Pensiamo che il costo debba tenere conto di fattori come, ad esempio, il rapporto costi/benefici tra l’oggetto e l’inquinamento generato. Quando tutto questo troverà riscontro sull’etichetta raggiungeremo un duplice obiettivo: da una parte sensibilizzando il cittadino ad un consumo più responsabile, dall’altra favorendo tra le industrie una più marcata attenzione verso l’innovazione, l’interazione con il tessuto economico di vicinanza e l’uso consapevole di energia.
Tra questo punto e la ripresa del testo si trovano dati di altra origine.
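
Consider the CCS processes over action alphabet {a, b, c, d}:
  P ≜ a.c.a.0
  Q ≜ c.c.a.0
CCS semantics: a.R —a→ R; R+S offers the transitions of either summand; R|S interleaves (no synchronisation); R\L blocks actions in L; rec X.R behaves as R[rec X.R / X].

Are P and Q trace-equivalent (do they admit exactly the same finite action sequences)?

P's transition system — 4 states:
  p0 = a.c.a.0 :: ··a··> p1
  p1 = c.a.0 :: ··c··> p2
  p2 = a.0 :: ··a··> p3
  p3 = 0 :: (no moves)
Q's transition system — 4 states:
  q0 = c.c.a.0 :: ··c··> q1
  q1 = c.a.0 :: ··c··> q2
  q2 = a.0 :: ··a··> q3
  q3 = 0 :: (no moves)
Executing a from P (initial set {p0}):
  step 1 (a): {p1}
  — P admits the full trace.
Executing a from Q (initial set {q0}):
  step 1 (a): ∅ (Q stuck)

traces(P) ≠ traces(Q) — witness ⟨a⟩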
Un mercato che sarà regolato da parametri di progresso necessariamente più collettivi che individuali, nel quale si tornerà ad una produzione più attenta alla qualità e alla durata e dove, pensiamo, la naturale ansia di cambiamento e di affermazione individuale potrà esprimersi piuttosto che nell’usa e getta continuo della merce, in una maggiore pratica del saper fare, e nella realizzazione di quei progetti fondamentali, che già oggi potrebbero essere affrontati ma per i quali non esiste una volontà collettiva duratura ed organizzata.